Some visitors reciprocate the gestures, an energy exchange between two people silently listening to one another, building trust and a connection. Other visitors ignore the performer reaching out to touch them, prompting the viewer to examine their own fears, longings and anxieties. The performance— which can be confronting in this covid-riddled era where social distancing has become the norm— invites guests to experience intimacy and vulnerability with a complete stranger, and to sit with their own discomfort in the interaction. But the artist also plays with power dynamics. Audience members can feel awkward, vulnerable, or powerful in denying or reciprocating a touch. Who has power? Who gives it and who takes it? Is it the performer, generously reaching out to the viewer, offering the possibility of a connection, an exchange? Is it the viewer, denying reciprocation? Or the viewer allowing themselves to be open and vulnerable?

At times there is a feeling of being trapped or exposed in Pan’s performance. In order to leave the room while the performance is playing out, the viewer must cross through the space, becoming a conspicuous and an unwitting participant in the performance.

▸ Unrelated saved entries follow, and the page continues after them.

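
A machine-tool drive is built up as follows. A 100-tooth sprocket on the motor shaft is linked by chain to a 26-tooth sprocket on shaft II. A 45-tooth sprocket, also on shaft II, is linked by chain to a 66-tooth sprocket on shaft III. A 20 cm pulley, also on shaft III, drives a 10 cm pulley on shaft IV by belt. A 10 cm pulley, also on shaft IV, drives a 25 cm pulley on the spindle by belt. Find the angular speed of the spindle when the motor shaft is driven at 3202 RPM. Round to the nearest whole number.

chain 26/100 = 0.26 → 3202/0.26 = 12315 RPM
chain 66/45 = 1.4667 → 12315/1.4667 = 8396.9 RPM
belt 10/20 = 0.5 → 8396.9/0.5 = 16794 RPM
belt 25/10 = 2.5 → 16794/2.5 = 6717.5 RPM

6717 RPM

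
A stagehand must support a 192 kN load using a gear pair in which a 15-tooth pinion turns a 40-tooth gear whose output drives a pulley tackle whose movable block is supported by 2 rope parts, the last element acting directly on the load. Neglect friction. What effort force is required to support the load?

36 kN

Gear pair MA = 40/15 = 2.6667.
Block-and-tackle MA = number of supporting rope parts = 2.
Combined ideal MA = 2.6667 × 2 = 5.3333.
Effort = load / MA = 192 / 5.3333 = 36 kN.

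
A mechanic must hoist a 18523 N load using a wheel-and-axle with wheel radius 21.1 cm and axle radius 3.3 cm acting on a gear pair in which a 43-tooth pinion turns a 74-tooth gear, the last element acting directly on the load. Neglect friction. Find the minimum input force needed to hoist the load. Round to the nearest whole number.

1683 N

Wheel-and-axle MA = R/r = 21.1/3.3 = 6.3939.
Gear pair MA = 74/43 = 1.7209.
Combined ideal MA = 6.3939 × 1.7209 = 11.004.
Effort = load / MA = 18523 / 11.004 = 1683.4 N.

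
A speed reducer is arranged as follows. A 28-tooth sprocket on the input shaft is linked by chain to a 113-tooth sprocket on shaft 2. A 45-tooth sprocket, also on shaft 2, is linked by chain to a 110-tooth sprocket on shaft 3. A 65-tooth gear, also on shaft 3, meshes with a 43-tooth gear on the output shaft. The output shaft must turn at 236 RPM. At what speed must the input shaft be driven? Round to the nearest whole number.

1540 RPM

Overall ratio R = 4.0357 × 2.4444 × 0.66154 = 6.5261.
Required input speed = output speed × R = 236 × 6.5261 = 1540.2 RPM.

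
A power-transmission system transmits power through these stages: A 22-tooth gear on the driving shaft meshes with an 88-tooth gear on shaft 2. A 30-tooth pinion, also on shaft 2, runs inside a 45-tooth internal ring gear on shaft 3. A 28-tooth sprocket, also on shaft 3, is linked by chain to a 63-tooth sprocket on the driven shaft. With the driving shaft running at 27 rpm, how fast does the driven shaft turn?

2 rpm

Gear mesh: ratio = 88/22 = 4, so shaft 2 turns at 27 / 4 = 6.75 rpm.
Internal gear: ratio = 45/30 = 1.5, so shaft 3 turns at 6.75 / 1.5 = 4.5 rpm.
Chain: ratio = 63/28 = 2.25, so the driven shaft turns at 4.5 / 2.25 = 2 rpm.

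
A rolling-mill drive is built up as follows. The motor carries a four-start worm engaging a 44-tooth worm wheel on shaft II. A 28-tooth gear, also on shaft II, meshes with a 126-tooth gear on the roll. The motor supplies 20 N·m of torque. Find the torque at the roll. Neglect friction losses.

990 N·m

Worm: ratio = 44/4 = 11; torque at shaft II = 20 × 11 = 220 N·m.
Gear mesh: ratio = 126/28 = 4.5; torque at the roll = 220 × 4.5 = 990 N·m.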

There is no such thing as a passive observer of Pan’s performances. ‘Echo, Moss, Spill’ is a world where the past and present, dreams and consciousness, performer and audience, the choreographed and spontaneous merge. It unpacks interior life, exploring fear, loneliness, memory, our need for intimacy, and for a sense of belonging.

After some time passes, Pan’s voice washes over the performance space from a speaker, filling the room with words from Margaret Atwood’s poem, ‘They Are Hostile Nations’: “We need each others’ breathing, warmth, surviving is the only war we can afford, stay walking with me.” The poem, written in the historical context of the Cold War and the Berlin Wall, is just as pertinent today. In the midst of chaos, besieged by problems, fear, divisive politics and ideology, we need cooperation and human connection. We need each other.